Liston said the key to connecting with each member of such an idiosyncratic bunch is empathy–an area in which he is uniquely well-equipped.

“I can understand how people can see things differently. This is a group of people who are not unfamiliar with trauma. I can somehow relate to that. Without going into personal detail, I’m no stranger to trauma myself,” he said.

But while Sphere has had its , financially speaking, it's floundering.

“It’s in crisis. Well, no, not crisis. It’s the moment of truth,” Liston said. 

“My situation is tied to this project," he went on. "We have no money. If I’m not able to keep putting money into it, it may well disintegrate.” 

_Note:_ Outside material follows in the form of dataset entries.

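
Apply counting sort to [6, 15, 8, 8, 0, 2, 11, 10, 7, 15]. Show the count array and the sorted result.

Count array: [1, 0, 1, 0, 0, 0, 1, 1, 2, 0, 1, 1, 0, 0, 0, 2]
(count[i] = number of elements equal to i)
Cumulative count: [1, 1, 2, 2, 2, 2, 3, 4, 6, 6, 7, 8, 8, 8, 8, 10]
Sorted: [0, 2, 6, 7, 8, 8, 10, 11, 15, 15]


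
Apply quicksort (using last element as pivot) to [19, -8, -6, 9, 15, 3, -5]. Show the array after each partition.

Partition 1: pivot=-5 at index 2 -> [-8, -6, -5, 9, 15, 3, 19]
Partition 2: pivot=-6 at index 1 -> [-8, -6, -5, 9, 15, 3, 19]
Partition 3: pivot=19 at index 6 -> [-8, -6, -5, 9, 15, 3, 19]
Partition 4: pivot=3 at index 3 -> [-8, -6, -5, 3, 15, 9, 19]
Partition 5: pivot=9 at index 4 -> [-8, -6, -5, 3, 9, 15, 19]


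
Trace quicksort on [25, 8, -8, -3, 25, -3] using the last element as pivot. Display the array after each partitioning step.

Partition 1: pivot=-3 at index 2 -> [-8, -3, -3, 8, 25, 25]
Partition 2: pivot=-3 at index 1 -> [-8, -3, -3, 8, 25, 25]
Partition 3: pivot=25 at index 5 -> [-8, -3, -3, 8, 25, 25]
Partition 4: pivot=25 at index 4 -> [-8, -3, -3, 8, 25, 25]


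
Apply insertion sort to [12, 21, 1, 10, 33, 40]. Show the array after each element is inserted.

First element 12 is already 'sorted'
Insert 21: shifted 0 elements -> [12, 21, 1, 10, 33, 40]
Insert 1: shifted 2 elements -> [1, 12, 21, 10, 33, 40]
Insert 10: shifted 2 elements -> [1, 10, 12, 21, 33, 40]
Insert 33: shifted 0 elements -> [1, 10, 12, 21, 33, 40]
Insert 40: shifted 0 elements -> [1, 10, 12, 21, 33, 40]


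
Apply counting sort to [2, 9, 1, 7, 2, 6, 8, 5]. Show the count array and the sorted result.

Count array: [0, 1, 2, 0, 0, 1, 1, 1, 1, 1]
(count[i] = number of elements equal to i)
Cumulative count: [0, 1, 3, 3, 3, 4, 5, 6, 7, 8]
Sorted: [1, 2, 2, 5, 6, 7, 8, 9]


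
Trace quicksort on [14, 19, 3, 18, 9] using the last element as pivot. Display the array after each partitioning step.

Partition 1: pivot=9 at index 1 -> [3, 9, 14, 18, 19]
Partition 2: pivot=19 at index 4 -> [3, 9, 14, 18, 19]
Partition 3: pivot=18 at index 3 -> [3, 9, 14, 18, 19]


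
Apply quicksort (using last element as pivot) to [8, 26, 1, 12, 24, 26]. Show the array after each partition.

Partition 1: pivot=26 at index 5 -> [8, 26, 1, 12, 24, 26]
Partition 2: pivot=24 at index 3 -> [8, 1, 12, 24, 26, 26]
Partition 3: pivot=12 at index 2 -> [8, 1, 12, 24, 26, 26]
Partition 4: pivot=1 at index 0 -> [1, 8, 12, 24, 26, 26]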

The founder has already invested $100,000 in the school–funds that came, according to a 2011 profile in the Chronicle of Higher Education, from his retirement account and a loan from his father.

And Liston's scheme to continue to finance the project is quixotic: he’s relying on a student who he describes as a “chronic paranoid schizophrenic” to lead fund drives–”Frank has hit it out of the ballpark [as a telemarketer], and I’m convinced he could make for an excellent fundraiser,” Liston said–and he also intends to launch a separate $50,000 capital campaign, the details of which he admits he’s still working out.

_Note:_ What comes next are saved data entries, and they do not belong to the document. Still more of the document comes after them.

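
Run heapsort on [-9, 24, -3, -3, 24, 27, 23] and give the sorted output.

Build heap: [27, 24, 23, -3, 24, -3, -9]
Extract 27: [24, 24, 23, -3, -9, -3, 27]
Extract 24: [24, -3, 23, -3, -9, 24, 27]
Extract 24: [23, -3, -9, -3, 24, 24, 27]
Extract 23: [-3, -3, -9, 23, 24, 24, 27]
Extract -3: [-3, -9, -3, 23, 24, 24, 27]
Extract -3: [-9, -3, -3, 23, 24, 24, 27]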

“I’m networking my way towards the TEDx crowd,” he said. “And I know people at Google.”

The school’s biggest roadblock to solvency though is its tuition scheme.

“How much does it cost? Whatever they can afford,” Liston says, the obvious problem being that most Sphere students can’t afford anything.

With its third-year approaching, it's unclear what will come of the experiment. This much is certain though: if it doesn't work, it won't be for lack of effort. Liston says his students are fully invested, and he'll continue to be too.

"They think that what we're doing is of such value, that they want to promote it and make it viable," he said. "They really believe in it."